Il convient de préciser que, dans le cadre du développement immobilier envisagé par les promoteurs, une autorisation en vertu de l’article 22 de la Loi sur la qualité de l’environnement 2 devrait être obtenue, les projets étant situés en milieux humides.
Le recours et les prétentions des promoteurs
Le 16 juin 2017, les Promoteurs introduisent un recours contre la Ville sur la base d’une expropriation déguisée. Ils affirment que les dispositions réglementaires adoptées au sujet de la coupe d’arbres les empêchent de jouir de leurs propriétés, car ils ne peuvent pas réaliser leurs projets de développement immobilier, ce qui les prive ainsi de tout usage raisonnable de leurs lots.
La décision de la Cour supérieure
D’abord, la Cour supérieure rappelle que pour qu’elle fasse droit à la demande des Promoteurs, la restriction imposée par les dispositions réglementaires municipales doit équivaloir à une suppression de toute utilisation raisonnable du lot, ou à une véritable confiscation par la Ville 3. Le Tribunal souligne que le critère applicable afin d’évaluer l’acte municipal est la norme de la décision raisonnable et qu’il doit donc faire preuve de retenue dans son analyse.
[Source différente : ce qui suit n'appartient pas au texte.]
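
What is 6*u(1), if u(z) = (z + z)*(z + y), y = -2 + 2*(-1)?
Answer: -36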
La Cour conclut que la Ville avait le pouvoir d’adopter, dans son règlement de zonage, des dispositions restreignant l’abattage d’arbres, compte tenu de la proximité de milieux humides et hydriques, et ce, considérant le pouvoir qui est délégué aux municipalités en vertu des paragraphes 12.1 et 16 du deuxième alinéa de l’article 113 de la Loi sur l’aménagement et l’urbanisme (ci-après « LAU ») 4. Selon la Cour, nous sommes en présence d’une disposition claire qui habilite la Ville à adopter les dispositions en litige pour la protection de l’environnement, contrairement à plusieurs autres décisions en la matière, où il s’agit plutôt du pouvoir général de zoner, prévu aux paragraphes 2 et 3 du même article. Dans ce dernier cas, les tribunaux ont jugé que d’user du pouvoir de zoner strictement à des fins d’utilité publique, privant ainsi les propriétaires de leur droit de propriété, sans indemnisation, ne respectait pas la finalité voulue par le législateur dans sa délégation de pouvoir. La Cour note également que dans le présent cas, les lots des Promoteurs ne sont pas mis à disposition de la Ville ou des citoyens.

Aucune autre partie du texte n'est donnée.